Phil’s motives were not pure. He never concealed that. The congressman was retiring at the end of this term, and Phil wanted his job. “But people are going to say that I’ve had it too easy, that I’ve never done anything for the town. I need to come home and prove myself.”

His efforts weren’t universally popular. Some people hated change so much that they couldn’t be realistic. They hated the Kmart, they hated the stores closing, they hated them reopening as tourist shops. They seemed to think that if the town did nothing, things would eventually go back to the way they used to be.

That wasn’t going to happen. Fleur-de-lis would never again have a downtown that serviced its local residents. It was going to attract either tourists or no one at all. That was the choice.

So Matt was here talking to Sierra.

“You could really do a lot to bring about change,” he said. “I know Phil’s talked to you about this. It will be a lot easier to get other people to open shops
if we can promise them that you’ll be there. You’ll bring in the traffic.”

“What are you saying?” she asked. “You want
me
to open a store? Me? A store … that’s so capitalist.”

How could anyone who had been running a successful business for twenty years complain about capitalism? “You’d meet a lot of interesting people, Sierra.”

“But a store is such a commitment, Matthew, such a restriction of one’s freedom. Opening times, closing times. You know me, I’m a free spirit. I can’t be tied down.”

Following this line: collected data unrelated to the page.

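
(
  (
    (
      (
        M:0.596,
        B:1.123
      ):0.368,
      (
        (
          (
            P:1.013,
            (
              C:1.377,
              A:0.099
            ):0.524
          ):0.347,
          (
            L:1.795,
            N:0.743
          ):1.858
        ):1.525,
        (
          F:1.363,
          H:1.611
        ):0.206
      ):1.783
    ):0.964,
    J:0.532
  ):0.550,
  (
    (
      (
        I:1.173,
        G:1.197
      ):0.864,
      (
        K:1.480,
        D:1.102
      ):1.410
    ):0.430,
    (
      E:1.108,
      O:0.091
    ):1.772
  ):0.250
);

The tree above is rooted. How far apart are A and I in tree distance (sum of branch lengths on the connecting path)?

8.509

The path runs A → … → MRCA → … → I; the MRCA is the root of the tree.
Branch lengths along that path: 0.099 + 0.524 + 0.347 + 1.525 + 1.783 + 0.964 + 0.550 + 0.250 + 0.430 + 0.864 + 1.173 = 8.509.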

Matt was suddenly angry. She was a free spirit? Maybe the dead were free to be spirits, but the living had obligations and responsibilities, things that did tie you down. “Ten years ago the School Board asked if you’d come in three times a week and teach an hour of French or German—nobody cared which—and you said you didn’t want to be tied down to a full-year contract. Since then, for a whole decade, every single kid at that high school has had to take Spanish because you didn’t want to be tied down, and I can’t see that you’ve gone anywhere.”